# June Grass Still Heavy @ P'cola??



## Fishnfun68 (Feb 9, 2012)

Just checking to see if anyone has been out the morning? Curious if the June Grass is still thick on the beaches and from the pier?


----------



## PAWGhunter (Feb 3, 2010)

yes! Worst I've seen


----------



## KingCrab (Apr 29, 2012)

Pull up island empress web cam & see for yourself.


----------



## Fishnfun68 (Feb 9, 2012)

Took a quick look at the webcam. Holy Bat Crap! Hard to believe there is that much seaweed being pushed ashore right now. That is not even showing the June Grass sitting on the bottom you cannot see.


----------



## Fishnfun68 (Feb 9, 2012)

Anyone have any ideas how long this stuff sticks around and any alternative fishing options? I have the next week off in the AM and want to go every day.

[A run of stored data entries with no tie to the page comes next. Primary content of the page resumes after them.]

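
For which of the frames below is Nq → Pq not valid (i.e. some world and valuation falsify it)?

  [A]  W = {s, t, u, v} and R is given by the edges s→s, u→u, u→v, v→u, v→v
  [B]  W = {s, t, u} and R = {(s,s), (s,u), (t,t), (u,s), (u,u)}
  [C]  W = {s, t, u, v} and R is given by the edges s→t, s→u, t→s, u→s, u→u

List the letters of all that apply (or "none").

A, C

The schema Nq → Pq is axiom D; it is valid on a frame iff R is serial.
(A) R is not serial (t has no R-successor), so the schema fails here.
(B) R is serial (every world has an R-successor), so the schema is valid here.
(C) R is not serial (v has no R-successor), so the schema fails here.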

Way back when (2000) I use to fish the pass area across from Chicken BOne and get in to some nice reds with live shrimp. Anyone fish that side anymore? I never see anyone over there.


----------



## beachsceneguy (May 20, 2008)

good reason why they are catching sails and mahi dolphin !!


----------



## countryfishingboy (Apr 21, 2012)

It hasnt been this bad since a couple years ago but it is good when you have a se wind cuz when the grass comes in there are alot if fish with it but it dosent lat that long


----------



## logan88 (Feb 9, 2012)

Doesn't it usually last around 2the months.


----------



## countryfishingboy (Apr 21, 2012)

heck no maybe a month:thumbsup:


----------



## KingFishin613 (Apr 9, 2012)

June Grass = weeds for dinner


----------



## countryfishingboy (Apr 21, 2012)

June Grass = Chicken dolphin for dinner


----------



## logan88 (Feb 9, 2012)

countryfishingboy said:


> heck no maybe a month:thumbsup:


Good to know.I try not to go to the beach much during this time.too many damn people.


----------